Wednesday, 06. January 2010 von Free wind

Virginia Power is committing $4 billion over the next three years to improve and expand its electric service.

Dominion Virginia Power CEO Paul Koonce, in a letter to be included with bills sent to Virginia customers in January, outlines plans for improving service reliability and adding more renewable sources of energy.

Koonce was named chief executive in June.

"Keeping your lights on safely, efficiently and at a reasonable cost are my highest priorities,"Koonce said in the letter.

To keep up with growing demand, the company will add new, gas-fired generating units and a hybrid coal station. It is also making environmental improvements to older stations to reduce emissions.

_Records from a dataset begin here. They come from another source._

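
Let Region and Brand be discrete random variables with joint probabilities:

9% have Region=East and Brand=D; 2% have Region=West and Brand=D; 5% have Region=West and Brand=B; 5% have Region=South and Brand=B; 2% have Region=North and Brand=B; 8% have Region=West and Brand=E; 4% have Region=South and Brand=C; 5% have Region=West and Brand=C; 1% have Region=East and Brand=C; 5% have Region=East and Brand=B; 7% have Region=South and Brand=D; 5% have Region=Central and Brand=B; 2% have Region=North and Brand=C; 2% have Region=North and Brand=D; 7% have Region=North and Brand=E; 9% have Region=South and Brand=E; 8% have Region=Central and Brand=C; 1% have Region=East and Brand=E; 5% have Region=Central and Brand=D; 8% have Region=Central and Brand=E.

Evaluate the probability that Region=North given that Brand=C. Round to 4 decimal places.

0.1000

P(Brand=C) = 0.02 + 0.04 + 0.01 + 0.05 + 0.08 = 0.20.
P(Region=North | Brand=C) = 0.02/0.20 = 0.1000.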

Dominion says it is committed to meeting Virginia's goal of achieving 15 percent of its electricity sales from renewable sources by 20205, and to reducing the growth in customer demand for electricity by 10 percent over the next 12 years high quality business cards.

"Meeting these goals will be a challenge," Koonce says. "Despite the recession, customers are using more power, lending credence to the forecast that demand will rebound as the economy recovers."

Dominion Virginia Power plans to offer new energy efficiency programs this year for both residential and business customers, and digital meters are now being installed in some of its service areas.

Last summer, Dominion (NYSE: D) applied for $200 million in federal stimulus money to speed up the installation of 2.4 million smart meters.